Segurança Global de Medicamentos
A segurança global de medicamentos é um tema de crescente relevância, em um mundo cada vez mais interconectado, onde a produção, a distribuição e o consumo de fármacos transcendem fronteiras nacionais. A cooperação internacional é essencial para enfrentar desafios comuns.
A falsificação de medicamentos é um problema global, com estimativas de que 10% dos medicamentos comercializados em países de baixa e média renda sejam falsificados. A Interpol, a OMS e agências nacionais atuam em conjunto para desmantelar redes de falsificação.
A resistência antimicrobiana é uma ameaça global à saúde pública. O uso inadequado de antibióticos em um país pode selecionar bactérias resistentes que se espalham para outros países por meio de viagens e comércio. Ações coordenadas globalmente são necessárias.
A dependência de ingredientes farmacêuticos ativos (IFAs) importados, como a do Brasil em relação à China (96% dos IFAs) , expõe os países a vulnerabilidades em situações de crise global. A pandemia de COVID-19 evidenciou esta fragilidade.
A harmonização regulatória internacional facilita o comércio e garante a qualidade dos medicamentos. A ANVISA participa de redes como ICH e PIC/S, alinhando seus processos regulatórios com padrões internacionais.
A pesquisa clínica globalizada levanta questões éticas e científicas. Ensaios clínicos realizados em países de baixa e média renda devem seguir os mesmos padrões éticos e científicos que nos países desenvolvidos.
O acesso a medicamentos em contextos de emergência sanitária global, como a pandemia de COVID-19, evidenciou as desigualdades entre países ricos e pobres. A vacinação em massa nos países desenvolvidos contrastou com a escassez nos países em desenvolvimento.
A cooperação internacional para o desenvolvimento de medicamentos para doenças negligenciadas é essencial, dado o desinteresse da indústria farmacêutica em investir em produtos com baixo retorno comercial. Iniciativas como a DNDi (Drugs for Neglected Diseases initiative) são fundamentais.

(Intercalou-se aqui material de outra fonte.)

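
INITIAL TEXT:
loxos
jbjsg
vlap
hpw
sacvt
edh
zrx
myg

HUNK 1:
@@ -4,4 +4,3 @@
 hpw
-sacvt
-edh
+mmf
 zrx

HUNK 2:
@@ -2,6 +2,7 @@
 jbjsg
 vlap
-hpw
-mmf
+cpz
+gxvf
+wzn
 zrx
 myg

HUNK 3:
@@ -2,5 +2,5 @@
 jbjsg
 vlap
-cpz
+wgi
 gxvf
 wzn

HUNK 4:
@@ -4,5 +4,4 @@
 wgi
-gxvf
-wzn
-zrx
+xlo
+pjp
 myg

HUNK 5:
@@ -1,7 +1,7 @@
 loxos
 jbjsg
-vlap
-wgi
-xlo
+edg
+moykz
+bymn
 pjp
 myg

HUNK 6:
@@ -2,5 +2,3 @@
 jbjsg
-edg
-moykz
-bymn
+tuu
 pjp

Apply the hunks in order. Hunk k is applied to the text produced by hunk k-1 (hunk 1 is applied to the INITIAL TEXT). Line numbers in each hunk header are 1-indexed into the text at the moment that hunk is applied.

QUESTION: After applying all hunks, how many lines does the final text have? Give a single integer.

Answer: 5

Derivation:
Hunk 1: at line 4 remove [sacvt,edh] add [mmf] -> 7 lines: loxos jbjsg vlap hpw mmf zrx myg
Hunk 2: at line 2 remove [hpw,mmf] add [cpz,gxvf,wzn] -> 8 lines: loxos jbjsg vlap cpz gxvf wzn zrx myg
Hunk 3: at line 2 remove [cpz] add [wgi] -> 8 lines: loxos jbjsg vlap wgi gxvf wzn zrx myg
Hunk 4: at line 4 remove [gxvf,wzn,zrx] add [xlo,pjp] -> 7 lines: loxos jbjsg vlap wgi xlo pjp myg
Hunk 5: at line 1 remove [vlap,wgi,xlo] add [edg,moykz,bymn] -> 7 lines: loxos jbjsg edg moykz bymn pjp myg
Hunk 6: at line 2 remove [edg,moykz,bymn] add [tuu] -> 5 lines: loxos jbjsg tuu pjp myg
Final line count: 5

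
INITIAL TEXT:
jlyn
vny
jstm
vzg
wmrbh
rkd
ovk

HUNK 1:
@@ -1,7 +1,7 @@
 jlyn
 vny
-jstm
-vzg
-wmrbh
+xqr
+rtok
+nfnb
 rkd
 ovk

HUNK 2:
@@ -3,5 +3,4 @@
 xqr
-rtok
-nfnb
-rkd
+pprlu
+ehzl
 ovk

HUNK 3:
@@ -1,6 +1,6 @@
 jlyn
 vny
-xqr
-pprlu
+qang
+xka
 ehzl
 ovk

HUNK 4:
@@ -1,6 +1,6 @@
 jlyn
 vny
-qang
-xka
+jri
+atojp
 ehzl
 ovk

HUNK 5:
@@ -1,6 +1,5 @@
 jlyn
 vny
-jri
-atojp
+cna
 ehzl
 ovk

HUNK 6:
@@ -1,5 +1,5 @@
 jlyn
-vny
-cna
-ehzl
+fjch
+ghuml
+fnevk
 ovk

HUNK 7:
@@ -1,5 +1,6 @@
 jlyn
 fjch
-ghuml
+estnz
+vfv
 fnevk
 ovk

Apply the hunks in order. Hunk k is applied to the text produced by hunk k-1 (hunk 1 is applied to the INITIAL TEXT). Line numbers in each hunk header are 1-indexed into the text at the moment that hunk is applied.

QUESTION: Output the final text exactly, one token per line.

Hunk 1: at line 1 remove [jstm,vzg,wmrbh] add [xqr,rtok,nfnb] -> 7 lines: jlyn vny xqr rtok nfnb rkd ovk
Hunk 2: at line 3 remove [rtok,nfnb,rkd] add [pprlu,ehzl] -> 6 lines: jlyn vny xqr pprlu ehzl ovk
Hunk 3: at line 1 remove [xqr,pprlu] add [qang,xka] -> 6 lines: jlyn vny qang xka ehzl ovk
Hunk 4: at line 1 remove [qang,xka] add [jri,atojp] -> 6 lines: jlyn vny jri atojp ehzl ovk
Hunk 5: at line 1 remove [jri,atojp] add [cna] -> 5 lines: jlyn vny cna ehzl ovk
Hunk 6: at line 1 remove [vny,cna,ehzl] add [fjch,ghuml,fnevk] -> 5 lines: jlyn fjch ghuml fnevk ovk
Hunk 7: at line 1 remove [ghuml] add [estnz,vfv] -> 6 lines: jlyn fjch estnz vfv fnevk ovk

Answer: jlyn
fjch
estnz
vfv
fnevk
ovk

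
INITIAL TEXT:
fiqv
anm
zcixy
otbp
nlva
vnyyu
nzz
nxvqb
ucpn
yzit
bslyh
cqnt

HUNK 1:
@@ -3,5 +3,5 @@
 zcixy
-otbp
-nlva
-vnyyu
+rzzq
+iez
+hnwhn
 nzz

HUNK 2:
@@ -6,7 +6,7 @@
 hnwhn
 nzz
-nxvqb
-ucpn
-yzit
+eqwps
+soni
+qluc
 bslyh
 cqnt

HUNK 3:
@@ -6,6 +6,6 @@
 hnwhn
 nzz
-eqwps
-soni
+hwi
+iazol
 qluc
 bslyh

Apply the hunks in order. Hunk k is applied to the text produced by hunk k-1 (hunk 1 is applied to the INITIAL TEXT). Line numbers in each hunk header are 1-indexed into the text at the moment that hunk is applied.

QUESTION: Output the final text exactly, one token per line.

Hunk 1: at line 3 remove [otbp,nlva,vnyyu] add [rzzq,iez,hnwhn] -> 12 lines: fiqv anm zcixy rzzq iez hnwhn nzz nxvqb ucpn yzit bslyh cqnt
Hunk 2: at line 6 remove [nxvqb,ucpn,yzit] add [eqwps,soni,qluc] -> 12 lines: fiqv anm zcixy rzzq iez hnwhn nzz eqwps soni qluc bslyh cqnt
Hunk 3: at line 6 remove [eqwps,soni] add [hwi,iazol] -> 12 lines: fiqv anm zcixy rzzq iez hnwhn nzz hwi iazol qluc bslyh cqnt

Answer: fiqv
anm
zcixy
rzzq
iez
hnwhn
nzz
hwi
iazol
qluc
bslyh
cqnt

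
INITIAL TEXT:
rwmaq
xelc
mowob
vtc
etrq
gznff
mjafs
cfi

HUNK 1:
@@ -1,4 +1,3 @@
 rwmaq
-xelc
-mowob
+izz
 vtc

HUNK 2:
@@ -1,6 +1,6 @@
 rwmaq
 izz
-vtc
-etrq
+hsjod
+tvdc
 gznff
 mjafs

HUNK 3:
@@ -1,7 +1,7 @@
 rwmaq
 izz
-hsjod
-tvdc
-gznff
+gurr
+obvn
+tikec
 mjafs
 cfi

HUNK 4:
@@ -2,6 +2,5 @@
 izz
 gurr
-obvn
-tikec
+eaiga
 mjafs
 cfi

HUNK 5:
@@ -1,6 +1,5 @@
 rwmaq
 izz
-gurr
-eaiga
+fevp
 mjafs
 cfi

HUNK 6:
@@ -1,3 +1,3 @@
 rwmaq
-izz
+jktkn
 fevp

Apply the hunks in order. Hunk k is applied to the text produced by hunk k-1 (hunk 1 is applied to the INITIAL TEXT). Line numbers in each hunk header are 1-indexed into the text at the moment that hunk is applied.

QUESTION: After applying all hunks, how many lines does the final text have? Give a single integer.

Hunk 1: at line 1 remove [xelc,mowob] add [izz] -> 7 lines: rwmaq izz vtc etrq gznff mjafs cfi
Hunk 2: at line 1 remove [vtc,etrq] add [hsjod,tvdc] -> 7 lines: rwmaq izz hsjod tvdc gznff mjafs cfi
Hunk 3: at line 1 remove [hsjod,tvdc,gznff] add [gurr,obvn,tikec] -> 7 lines: rwmaq izz gurr obvn tikec mjafs cfi
Hunk 4: at line 2 remove [obvn,tikec] add [eaiga] -> 6 lines: rwmaq izz gurr eaiga mjafs cfi
Hunk 5: at line 1 remove [gurr,eaiga] add [fevp] -> 5 lines: rwmaq izz fevp mjafs cfi
Hunk 6: at line 1 remove [izz] add [jktkn] -> 5 lines: rwmaq jktkn fevp mjafs cfi
Final line count: 5

Answer: 5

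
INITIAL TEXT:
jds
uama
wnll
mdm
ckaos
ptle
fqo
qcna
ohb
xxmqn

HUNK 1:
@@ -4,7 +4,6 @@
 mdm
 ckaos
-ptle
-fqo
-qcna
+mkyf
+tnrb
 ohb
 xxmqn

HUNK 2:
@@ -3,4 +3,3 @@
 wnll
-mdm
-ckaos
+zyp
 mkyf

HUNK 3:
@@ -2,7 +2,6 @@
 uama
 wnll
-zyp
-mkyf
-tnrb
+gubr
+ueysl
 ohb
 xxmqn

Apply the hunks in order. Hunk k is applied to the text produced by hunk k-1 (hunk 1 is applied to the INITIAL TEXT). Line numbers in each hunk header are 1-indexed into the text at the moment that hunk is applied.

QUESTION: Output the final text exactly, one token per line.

Answer: jds
uama
wnll
gubr
ueysl
ohb
xxmqn

Derivation:
Hunk 1: at line 4 remove [ptle,fqo,qcna] add [mkyf,tnrb] -> 9 lines: jds uama wnll mdm ckaos mkyf tnrb ohb xxmqn
Hunk 2: at line 3 remove [mdm,ckaos] add [zyp] -> 8 lines: jds uama wnll zyp mkyf tnrb ohb xxmqn
Hunk 3: at line 2 remove [zyp,mkyf,tnrb] add [gubr,ueysl] -> 7 lines: jds uama wnll gubr ueysl ohb xxmqn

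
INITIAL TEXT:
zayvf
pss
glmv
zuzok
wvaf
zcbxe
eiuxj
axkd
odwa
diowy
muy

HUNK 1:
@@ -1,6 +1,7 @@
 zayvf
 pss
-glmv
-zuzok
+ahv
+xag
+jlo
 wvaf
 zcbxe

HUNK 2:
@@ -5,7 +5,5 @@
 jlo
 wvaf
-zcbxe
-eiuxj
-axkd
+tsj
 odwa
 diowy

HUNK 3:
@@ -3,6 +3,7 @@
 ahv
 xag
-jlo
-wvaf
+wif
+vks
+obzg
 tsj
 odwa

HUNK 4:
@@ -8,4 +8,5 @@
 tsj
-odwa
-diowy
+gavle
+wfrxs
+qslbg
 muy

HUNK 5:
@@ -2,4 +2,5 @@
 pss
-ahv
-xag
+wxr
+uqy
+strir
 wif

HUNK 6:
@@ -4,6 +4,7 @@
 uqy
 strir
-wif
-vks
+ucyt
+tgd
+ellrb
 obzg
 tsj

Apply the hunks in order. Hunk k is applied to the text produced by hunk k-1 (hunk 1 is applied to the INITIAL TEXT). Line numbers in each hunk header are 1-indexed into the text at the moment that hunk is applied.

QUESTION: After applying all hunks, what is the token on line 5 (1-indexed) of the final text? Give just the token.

Answer: strir

Derivation:
Hunk 1: at line 1 remove [glmv,zuzok] add [ahv,xag,jlo] -> 12 lines: zayvf pss ahv xag jlo wvaf zcbxe eiuxj axkd odwa diowy muy
Hunk 2: at line 5 remove [zcbxe,eiuxj,axkd] add [tsj] -> 10 lines: zayvf pss ahv xag jlo wvaf tsj odwa diowy muy
Hunk 3: at line 3 remove [jlo,wvaf] add [wif,vks,obzg] -> 11 lines: zayvf pss ahv xag wif vks obzg tsj odwa diowy muy
Hunk 4: at line 8 remove [odwa,diowy] add [gavle,wfrxs,qslbg] -> 12 lines: zayvf pss ahv xag wif vks obzg tsj gavle wfrxs qslbg muy
Hunk 5: at line 2 remove [ahv,xag] add [wxr,uqy,strir] -> 13 lines: zayvf pss wxr uqy strir wif vks obzg tsj gavle wfrxs qslbg muy
Hunk 6: at line 4 remove [wif,vks] add [ucyt,tgd,ellrb] -> 14 lines: zayvf pss wxr uqy strir ucyt tgd ellrb obzg tsj gavle wfrxs qslbg muy
Final line 5: strir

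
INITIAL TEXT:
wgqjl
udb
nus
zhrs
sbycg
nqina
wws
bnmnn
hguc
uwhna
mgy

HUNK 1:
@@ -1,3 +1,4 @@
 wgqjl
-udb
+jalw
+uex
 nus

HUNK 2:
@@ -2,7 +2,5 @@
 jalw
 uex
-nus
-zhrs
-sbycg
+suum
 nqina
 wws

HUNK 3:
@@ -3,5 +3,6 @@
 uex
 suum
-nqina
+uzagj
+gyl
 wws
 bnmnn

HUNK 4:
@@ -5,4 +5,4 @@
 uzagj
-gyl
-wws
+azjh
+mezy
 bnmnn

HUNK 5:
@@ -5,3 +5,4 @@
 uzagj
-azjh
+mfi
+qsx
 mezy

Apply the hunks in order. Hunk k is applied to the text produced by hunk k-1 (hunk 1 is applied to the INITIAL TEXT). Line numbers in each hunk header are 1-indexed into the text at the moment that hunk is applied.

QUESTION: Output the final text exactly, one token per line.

Hunk 1: at line 1 remove [udb] add [jalw,uex] -> 12 lines: wgqjl jalw uex nus zhrs sbycg nqina wws bnmnn hguc uwhna mgy
Hunk 2: at line 2 remove [nus,zhrs,sbycg] add [suum] -> 10 lines: wgqjl jalw uex suum nqina wws bnmnn hguc uwhna mgy
Hunk 3: at line 3 remove [nqina] add [uzagj,gyl] -> 11 lines: wgqjl jalw uex suum uzagj gyl wws bnmnn hguc uwhna mgy
Hunk 4: at line 5 remove [gyl,wws] add [azjh,mezy] -> 11 lines: wgqjl jalw uex suum uzagj azjh mezy bnmnn hguc uwhna mgy
Hunk 5: at line 5 remove [azjh] add [mfi,qsx] -> 12 lines: wgqjl jalw uex suum uzagj mfi qsx mezy bnmnn hguc uwhna mgy

Answer: wgqjl
jalw
uex
suum
uzagj
mfi
qsx
mezy
bnmnn
hguc
uwhna
mgy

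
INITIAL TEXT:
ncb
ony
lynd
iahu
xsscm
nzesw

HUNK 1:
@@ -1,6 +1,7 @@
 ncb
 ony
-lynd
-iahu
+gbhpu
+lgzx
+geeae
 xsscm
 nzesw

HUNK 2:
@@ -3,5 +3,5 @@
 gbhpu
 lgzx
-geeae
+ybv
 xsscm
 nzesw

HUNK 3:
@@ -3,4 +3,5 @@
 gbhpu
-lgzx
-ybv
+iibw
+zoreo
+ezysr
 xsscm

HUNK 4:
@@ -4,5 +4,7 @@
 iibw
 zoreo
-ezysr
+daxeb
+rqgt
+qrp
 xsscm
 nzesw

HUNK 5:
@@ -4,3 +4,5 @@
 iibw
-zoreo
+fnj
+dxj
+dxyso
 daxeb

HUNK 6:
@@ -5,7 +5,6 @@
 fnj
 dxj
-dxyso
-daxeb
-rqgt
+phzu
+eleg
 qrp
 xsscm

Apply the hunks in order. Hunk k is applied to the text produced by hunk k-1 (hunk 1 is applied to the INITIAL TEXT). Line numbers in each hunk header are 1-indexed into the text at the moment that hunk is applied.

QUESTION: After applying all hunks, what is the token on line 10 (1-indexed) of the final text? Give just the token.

Hunk 1: at line 1 remove [lynd,iahu] add [gbhpu,lgzx,geeae] -> 7 lines: ncb ony gbhpu lgzx geeae xsscm nzesw
Hunk 2: at line 3 remove [geeae] add [ybv] -> 7 lines: ncb ony gbhpu lgzx ybv xsscm nzesw
Hunk 3: at line 3 remove [lgzx,ybv] add [iibw,zoreo,ezysr] -> 8 lines: ncb ony gbhpu iibw zoreo ezysr xsscm nzesw
Hunk 4: at line 4 remove [ezysr] add [daxeb,rqgt,qrp] -> 10 lines: ncb ony gbhpu iibw zoreo daxeb rqgt qrp xsscm nzesw
Hunk 5: at line 4 remove [zoreo] add [fnj,dxj,dxyso] -> 12 lines: ncb ony gbhpu iibw fnj dxj dxyso daxeb rqgt qrp xsscm nzesw
Hunk 6: at line 5 remove [dxyso,daxeb,rqgt] add [phzu,eleg] -> 11 lines: ncb ony gbhpu iibw fnj dxj phzu eleg qrp xsscm nzesw
Final line 10: xsscm

Answer: xsscm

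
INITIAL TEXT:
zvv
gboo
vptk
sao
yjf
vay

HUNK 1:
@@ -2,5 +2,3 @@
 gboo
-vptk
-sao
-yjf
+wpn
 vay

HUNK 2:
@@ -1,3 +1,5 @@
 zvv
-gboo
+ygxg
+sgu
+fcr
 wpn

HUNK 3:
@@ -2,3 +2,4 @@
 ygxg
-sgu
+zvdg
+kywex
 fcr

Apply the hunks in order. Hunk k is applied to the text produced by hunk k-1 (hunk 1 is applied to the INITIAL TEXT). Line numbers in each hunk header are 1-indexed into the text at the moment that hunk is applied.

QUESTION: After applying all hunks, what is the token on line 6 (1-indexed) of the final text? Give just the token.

Hunk 1: at line 2 remove [vptk,sao,yjf] add [wpn] -> 4 lines: zvv gboo wpn vay
Hunk 2: at line 1 remove [gboo] add [ygxg,sgu,fcr] -> 6 lines: zvv ygxg sgu fcr wpn vay
Hunk 3: at line 2 remove [sgu] add [zvdg,kywex] -> 7 lines: zvv ygxg zvdg kywex fcr wpn vay
Final line 6: wpn

Answer: wpn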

A vigilância pós-comercialização global, com compartilhamento de dados sobre eventos adversos entre países, permite a detecção mais rápida de riscos raros ou tardios.
A PL 2158/23, ao permitir farmácias em supermercados, é uma questão local, mas insere-se em um contexto global de debates sobre acesso, regulação e mercantilização da saúde.
Defender a segurança global de medicamentos é defender a cooperação internacional, a solidariedade entre países e a regulação baseada em ciência. É reconhecer que a saúde é um bem público global e que desafios como pandemias e resistência antimicrobiana não respeitam fronteiras.